The day the growth trade topped
Here’s another piece from the Ritholtz stable, this time from the CEO Joshua Brown, who picks on from where Ben Carlson left (a piece we featured in last week’s 3L&3S), on whether indeed rising interest rates hurt stock markets or is it just another story we like to ascribe to what are largely random movements? Brown reckons it is the latter but drives home another important point about the futility of trying to make sense of short-term stock price movements.
“One of the myriad ways you can spot a veteran investor amid a crowd of new or inexperienced investors – the veteran doesn’t need a reason to explain everything that’s happened. Veterans, after ten or twenty years, come to accept the randomness inherent in the game. Until you can accept that there isn’t always a reason for everything, it’s hard to move forward in this business.

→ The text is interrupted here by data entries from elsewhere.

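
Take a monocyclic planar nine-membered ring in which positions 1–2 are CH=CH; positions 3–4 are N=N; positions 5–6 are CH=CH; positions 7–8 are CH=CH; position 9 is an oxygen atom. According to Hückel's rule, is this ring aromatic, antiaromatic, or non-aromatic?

Aromatic

Check conjugation: every atom in a ring double bond is sp² and brings one electron to the p orbital; each =N– nitrogen is pyridine-type (lone pair in the sp² plane, one electron in the p orbital); the oxygen donates one lone pair from its p orbital — every position has a p orbital, so the cyclic π system is continuous.
Tallying contributions gives 4 × 2 = 8 from the double-bond units + 2 from the O atom = 10.
10 = 4(2) + 2, which satisfies Hückel's 4n+2 rule.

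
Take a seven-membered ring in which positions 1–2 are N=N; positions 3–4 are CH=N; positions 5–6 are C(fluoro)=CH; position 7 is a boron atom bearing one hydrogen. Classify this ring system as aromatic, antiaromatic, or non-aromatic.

Aromatic

All ring atoms are sp² and supply a p orbital to the ring (each doubly-bonded ring atom is sp² with one p-orbital electron; each sp² =N– keeps its lone pair in-plane and puts one electron into the π system; the boron has an empty p orbital); the conjugation is uninterrupted.
Counting π electrons: 3 × 2 = 6 from the double-bond units + 0 from the BH atom = 6.
Since 6 = 4·1 + 2, the ring meets the 4n+2 criterion.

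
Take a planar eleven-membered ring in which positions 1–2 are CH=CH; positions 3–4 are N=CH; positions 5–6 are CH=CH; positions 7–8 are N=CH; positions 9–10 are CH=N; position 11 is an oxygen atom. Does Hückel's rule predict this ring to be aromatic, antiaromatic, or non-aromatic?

Antiaromatic

Check conjugation: every atom in a ring double bond is sp² and brings one electron to the p orbital; the doubly-bonded nitrogens are pyridine-type — their lone pairs lie in the ring plane, leaving one electron in the p orbital; the oxygen donates one lone pair from its p orbital — every position has a p orbital, so the cyclic π system is continuous.
Adding the contributions, 5 × 2 = 10 from the double-bond units + 2 from the O atom = 12.
With 12 = 4·3 π electrons, Hückel's rule classifies the planar ring as antiaromatic.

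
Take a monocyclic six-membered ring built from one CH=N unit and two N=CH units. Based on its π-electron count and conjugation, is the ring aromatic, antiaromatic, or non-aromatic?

Aromatic

All ring atoms are sp² and supply a p orbital to the ring (every atom in a ring double bond is sp² and brings one electron to the p orbital; the doubly-bonded nitrogens are pyridine-type — their lone pairs lie in the ring plane, leaving one electron in the p orbital); the conjugation is uninterrupted.
Tallying contributions gives 3 × 2 = 6 from the 3 double-bond units.
That gives a 4n+2 count (6, n = 1).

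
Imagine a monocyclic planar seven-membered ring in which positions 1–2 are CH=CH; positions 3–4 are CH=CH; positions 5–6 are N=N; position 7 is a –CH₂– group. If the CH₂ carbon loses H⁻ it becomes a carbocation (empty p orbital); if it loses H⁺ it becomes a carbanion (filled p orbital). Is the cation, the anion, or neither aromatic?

Once that carbon is sp², every ring atom has a p orbital and both ions are fully conjugated.
Cation: 3 × 2 + 0 = 6 π electrons → 4(1)+2, aromatic.
Anion: 3 × 2 + 2 = 8 π electrons → 4(2), antiaromatic.

The cation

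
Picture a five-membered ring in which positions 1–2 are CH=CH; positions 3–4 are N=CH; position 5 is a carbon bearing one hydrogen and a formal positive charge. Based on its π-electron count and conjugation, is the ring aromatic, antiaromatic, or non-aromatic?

Every ring atom contributes a p orbital perpendicular to the ring (the double-bond atoms are sp², each contributing one p electron; each sp² =N– keeps its lone pair in-plane and puts one electron into the π system; the carbocation has an empty p orbital), so the π system is cyclic and fully conjugated.
Counting π electrons: 2 × 2 = 4 from the double-bond units + 0 from the CH(+) atom = 4.
With 4 = 4·1 π electrons, Hückel's rule classifies the planar ring as antiaromatic.

Antiaromatic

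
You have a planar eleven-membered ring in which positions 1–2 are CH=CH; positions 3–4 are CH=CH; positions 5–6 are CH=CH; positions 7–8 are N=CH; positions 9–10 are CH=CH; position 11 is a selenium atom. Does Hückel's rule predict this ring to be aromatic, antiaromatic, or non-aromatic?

Antiaromatic

The p orbitals form a continuous loop: the double-bond atoms are sp², each contributing one p electron; each sp² =N– keeps its lone pair in-plane and puts one electron into the π system; the selenium donates one lone pair from its p orbital. The ring is fully conjugated.
Adding the contributions, 5 × 2 = 10 from the double-bond units + 2 from the Se atom = 12.
12 = 4(3); a planar, fully conjugated 4n system is antiaromatic.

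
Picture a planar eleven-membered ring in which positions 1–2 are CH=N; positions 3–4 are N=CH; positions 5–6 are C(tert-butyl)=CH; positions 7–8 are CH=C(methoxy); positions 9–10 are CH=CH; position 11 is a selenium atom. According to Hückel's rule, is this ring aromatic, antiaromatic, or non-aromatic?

All ring atoms are sp² and supply a p orbital to the ring (every atom in a ring double bond is sp² and brings one electron to the p orbital; each =N– nitrogen is pyridine-type (lone pair in the sp² plane, one electron in the p orbital); the selenium donates one lone pair from its p orbital); the conjugation is uninterrupted.
Adding the contributions, 5 × 2 = 10 from the double-bond units + 2 from the Se atom = 12.
With 12 = 4·3 π electrons, Hückel's rule classifies the planar ring as antiaromatic.

Antiaromatic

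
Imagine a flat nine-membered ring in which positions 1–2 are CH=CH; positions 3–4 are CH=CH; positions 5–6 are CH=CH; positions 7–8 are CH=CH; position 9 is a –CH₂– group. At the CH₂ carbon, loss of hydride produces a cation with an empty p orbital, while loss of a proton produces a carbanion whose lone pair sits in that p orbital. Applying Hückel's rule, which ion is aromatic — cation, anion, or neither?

The anion

In both ions every ring atom is sp² and contributes a p orbital, so both rings are fully conjugated.
Cation: 4 × 2 + 0 = 8 π electrons → 4(2), antiaromatic.
Anion: 4 × 2 + 2 = 10 π electrons → 4(2)+2, aromatic.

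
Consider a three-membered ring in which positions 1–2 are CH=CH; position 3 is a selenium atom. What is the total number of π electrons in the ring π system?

4

Every ring atom contributes a p orbital perpendicular to the ring (the double-bond atoms are sp², each contributing one p electron; the selenium donates one lone pair from its p orbital), so the π system is cyclic and fully conjugated.
Adding the contributions, 1 × 2 = 2 from the double-bond unit + 2 from the Se atom = 4.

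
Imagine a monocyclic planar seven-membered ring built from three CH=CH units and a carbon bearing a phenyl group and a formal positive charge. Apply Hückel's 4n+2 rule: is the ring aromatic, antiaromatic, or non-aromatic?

All ring atoms are sp² and supply a p orbital to the ring (every atom in a ring double bond is sp² and brings one electron to the p orbital; the carbocation has an empty p orbital); the conjugation is uninterrupted.
Adding the contributions, 3 × 2 = 6 from the double-bond units + 0 from the C(phenyl)(+) atom = 6.
6 = 4(1) + 2, which satisfies Hückel's 4n+2 rule.

Aromatic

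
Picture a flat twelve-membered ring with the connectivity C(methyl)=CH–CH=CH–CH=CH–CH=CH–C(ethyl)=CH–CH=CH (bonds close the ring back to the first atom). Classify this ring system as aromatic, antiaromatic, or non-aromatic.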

Sometimes psychology just changes and sellers become in the mood to buy, or buyers get in the mood to sell. The media takes note of this shift in behavior and attitudes, and it sets out to find a reason for it afterwards. They do this because it satisfies the audience’s very human need for cause and effect. We all want linearly plotted story lines that have a beginning, a middle and an end. We want to know what force caused this or that reaction, because – our minds reason – if we see that force abate, then so too will we see the reaction subside.
This week it’s rising rates. Treasury bond rates are rising which is said to be bad for high multiple growth stocks therefore if we can just get ahead of when rates might stop rising, maybe people will stop selling high multiple growth stocks and start buying them again.
Now, of course, this “analysis” completely disregards the fact that stocks and interest rates have a history of rising together. This happens all the time. Stocks have risen in 13 of the last 15 rising rate environments. Tech stocks too. High multiple tech stocks too.”